Regarder au-delà du stress momentané
La plupart des recherches antérieures sur le trouble panique ont mesuré le cortisol, une hormone du stress clé, dans le sang ou la salive à des instants précis. Ces instantanés sont utiles pour suivre des changements rapides, par exemple avant et après un test de stress, mais ils ne rendent pas compte du comportement du corps sur des semaines ou des mois. Les résultats ont été déroutants : certaines études ont observé des réponses en cortisol aplaties lors d’épreuves en laboratoire, d’autres ont trouvé des niveaux plus élevés à certains moments de la journée ou de la nuit, et beaucoup n’ont pas noté de différence claire au réveil. Pour clarifier cette confusion, les auteurs se sont tournés vers les cheveux, qui poussent lentement et peuvent conserver un enregistrement de l’exposition au cortisol sur plusieurs mois.

Lire l’histoire du stress dans des mèches de cheveux
L’équipe de recherche a prélevé de petits échantillons de cheveux chez 45 adultes diagnostiqués avec un trouble panique et 45 personnes saines appariées selon l’âge et le sexe. Ils se sont concentrés sur les trois centimètres de cheveux les plus proches du cuir chevelu, qui reflètent approximativement les trois mois précédents de production hormonale. À l’aide de méthodes de laboratoire sensibles, ils ont extrait et mesuré le cortisol stocké dans ces segments capillaires. Parce que le cheveu accumule le cortisol progressivement, cette approche fournit une moyenne continue des niveaux d’hormone du stress plutôt qu’un aperçu fugace.

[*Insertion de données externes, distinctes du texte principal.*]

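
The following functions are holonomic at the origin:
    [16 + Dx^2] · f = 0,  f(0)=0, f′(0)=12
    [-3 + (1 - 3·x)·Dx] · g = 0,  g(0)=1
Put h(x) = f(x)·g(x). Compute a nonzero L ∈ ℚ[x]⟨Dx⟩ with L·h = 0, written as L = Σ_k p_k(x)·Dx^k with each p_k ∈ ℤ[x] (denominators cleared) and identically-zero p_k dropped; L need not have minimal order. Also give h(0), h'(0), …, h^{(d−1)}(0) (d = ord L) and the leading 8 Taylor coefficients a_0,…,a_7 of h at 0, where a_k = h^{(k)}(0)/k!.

f: a_k = 0, 12, 0, -32, 0, 128/5, 0, -1024/105, …
g: a_k = 1, 3, 9, 27, 81, 243, 729, 2187, …
Product ⇒ symmetric product L₀, ord ≤ 2.
L = (-16 + 48·x) + 6·Dx + (-1 + 3·x)·Dx^2  (order 2).
h: a_k = 0, 12, 36, 76, 228, 3548/5, 10644/5, 669548/105, …
ICs: h(0) = 0, h′(0) = 12.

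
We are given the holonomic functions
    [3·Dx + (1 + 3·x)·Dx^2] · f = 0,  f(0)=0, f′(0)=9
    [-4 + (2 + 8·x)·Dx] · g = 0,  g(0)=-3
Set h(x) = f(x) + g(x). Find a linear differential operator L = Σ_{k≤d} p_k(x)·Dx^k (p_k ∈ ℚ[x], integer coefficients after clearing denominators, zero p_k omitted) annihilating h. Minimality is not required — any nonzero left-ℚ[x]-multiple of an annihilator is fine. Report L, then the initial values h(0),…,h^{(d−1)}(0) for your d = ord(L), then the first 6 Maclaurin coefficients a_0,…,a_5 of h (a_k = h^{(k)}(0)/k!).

L = 36·x·Dx + (6 + 72·x + 180·x^2)·Dx^2 + (1 + 13·x + 54·x^2 + 72·x^3)·Dx^3  (order 3).
h: a_k = -3, 3, -15/2, 15, -123/4, 309/5, …
ICs: h(0) = -3, h′(0) = 3, h′′(0) = -15.

f: a_k = 0, 9, -27/2, 27, -243/4, 729/5, …
g: a_k = -3, -6, 6, -12, 30, -84, …
f+g: L₀ = lclm(L_f,L_g), ord ≤ 2+1.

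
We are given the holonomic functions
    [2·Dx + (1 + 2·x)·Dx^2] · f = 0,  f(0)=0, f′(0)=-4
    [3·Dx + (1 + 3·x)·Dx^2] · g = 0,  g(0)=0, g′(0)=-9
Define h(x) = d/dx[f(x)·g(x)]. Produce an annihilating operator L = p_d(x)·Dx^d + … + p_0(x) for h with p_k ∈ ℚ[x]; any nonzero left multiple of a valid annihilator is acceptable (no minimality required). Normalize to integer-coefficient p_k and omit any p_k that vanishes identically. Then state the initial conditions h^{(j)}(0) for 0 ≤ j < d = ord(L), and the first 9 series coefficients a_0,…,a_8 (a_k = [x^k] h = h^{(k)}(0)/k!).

f: a_k = 0, -4, 4, -16/3, 8, -64/5, 64/3, -256/7, 64, …
g: a_k = 0, -9, 27/2, -27, 243/4, -729/5, 729/2, -6561/7, 19683/8, …
h₀=f·g: eliminate ⇒ L₀, order ≤ 2·2.
h=h₀': d/dx-closure on L₀ ⇒ L.
L = (156 + 720·x + 864·x^2) + (310 + 2244·x + 5400·x^2 + 4320·x^3)·Dx + (88 + 860·x + 3132·x^2 + 5040·x^3 + 3024·x^4)·Dx^2 + (5 + 62·x + 305·x^2 + 744·x^3 + 900·x^4 + 432·x^5)·Dx^3  (order 3).
h: a_k = 0, 72, -270, 840, -2475, 35802/5, -20622, 2081376/35, -2409669/14, …
ICs: h(0) = 0, h′(0) = 72, h′′(0) = -540.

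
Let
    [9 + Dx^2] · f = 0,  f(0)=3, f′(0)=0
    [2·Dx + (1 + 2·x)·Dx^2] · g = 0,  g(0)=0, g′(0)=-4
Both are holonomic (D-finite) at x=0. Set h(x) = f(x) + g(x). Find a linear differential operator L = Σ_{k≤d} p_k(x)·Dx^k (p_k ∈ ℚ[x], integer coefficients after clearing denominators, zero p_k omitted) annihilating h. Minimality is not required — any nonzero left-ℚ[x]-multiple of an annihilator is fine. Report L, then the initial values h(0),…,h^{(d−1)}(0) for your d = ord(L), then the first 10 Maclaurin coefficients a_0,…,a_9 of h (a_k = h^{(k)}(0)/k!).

f: a_k = 3, 0, -27/2, 0, 81/8, 0, -243/80, 0, 2187/4480, 0, …
g: a_k = 0, -4, 4, -16/3, 8, -64/5, 64/3, -256/7, 64, -1024/9, …
L₀ := lclm(L_f,L_g); ord L₀ ≤ 2+2.
L = (594 + 648·x + 648·x^2)·Dx + (153 + 630·x + 972·x^2 + 648·x^3)·Dx^2 + (66 + 72·x + 72·x^2)·Dx^3 + (17 + 70·x + 108·x^2 + 72·x^3)·Dx^4  (order 4).
h: a_k = 3, -4, -19/2, -16/3, 145/8, -64/5, 4391/240, -256/7, 288907/4480, -1024/9, …
ICs: h(0) = 3, h′(0) = -4, h′′(0) = -19, h′′′(0) = -32.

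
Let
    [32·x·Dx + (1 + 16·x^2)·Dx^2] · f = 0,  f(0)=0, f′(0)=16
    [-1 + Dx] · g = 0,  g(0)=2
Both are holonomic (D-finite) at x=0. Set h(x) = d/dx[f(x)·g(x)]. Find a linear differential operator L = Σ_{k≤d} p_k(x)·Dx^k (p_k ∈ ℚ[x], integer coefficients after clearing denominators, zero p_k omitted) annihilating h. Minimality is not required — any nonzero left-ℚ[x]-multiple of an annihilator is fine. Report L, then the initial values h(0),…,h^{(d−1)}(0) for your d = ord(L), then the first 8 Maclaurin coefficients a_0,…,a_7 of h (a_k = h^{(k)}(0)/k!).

L = (-31 - 64·x + 1568·x^2 - 1024·x^3 + 256·x^4) + (30 + 96·x - 1600·x^2 + 1536·x^3 - 512·x^4)·Dx + (1 - 32·x + 32·x^2 - 512·x^3 + 256·x^4)·Dx^2  (order 2).
h: a_k = 32, 64, -464, -1984/3, 7772, 28984/3, -1880806/15, -9300272/63, …
ICs: h(0) = 32, h′(0) = 64.

f: a_k = 0, 16, 0, -256/3, 0, 4096/5, 0, -65536/7, …
g: a_k = 2, 2, 1, 1/3, 1/12, 1/60, 1/360, 1/2520, …
f·g: L₀ = L_f ⊗_s L_g, ord ≤ 2·1.
Differentiate: ansatz ord ≤ ord L₀ ⇒ L.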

Un stress à long terme plus élevé dans le trouble panique
La découverte principale est que les personnes atteintes de trouble panique présentaient des niveaux de cortisol capillaire plus élevés que le groupe témoin sain. Autrement dit, sur plusieurs mois, leur organisme semblait produire globalement plus de cortisol. Cela restait vrai même si des travaux antérieurs avaient montré que, à court terme, leurs systèmes de stress répondaient souvent moins fortement lors d’épreuves en laboratoire. Le résultat suggère que les attaques de panique répétées et les tensions quotidiennes peuvent maintenir l’organisme dans un état de stress légèrement élevé, même si le système ne réagit plus de façon spectaculaire à des défis isolés.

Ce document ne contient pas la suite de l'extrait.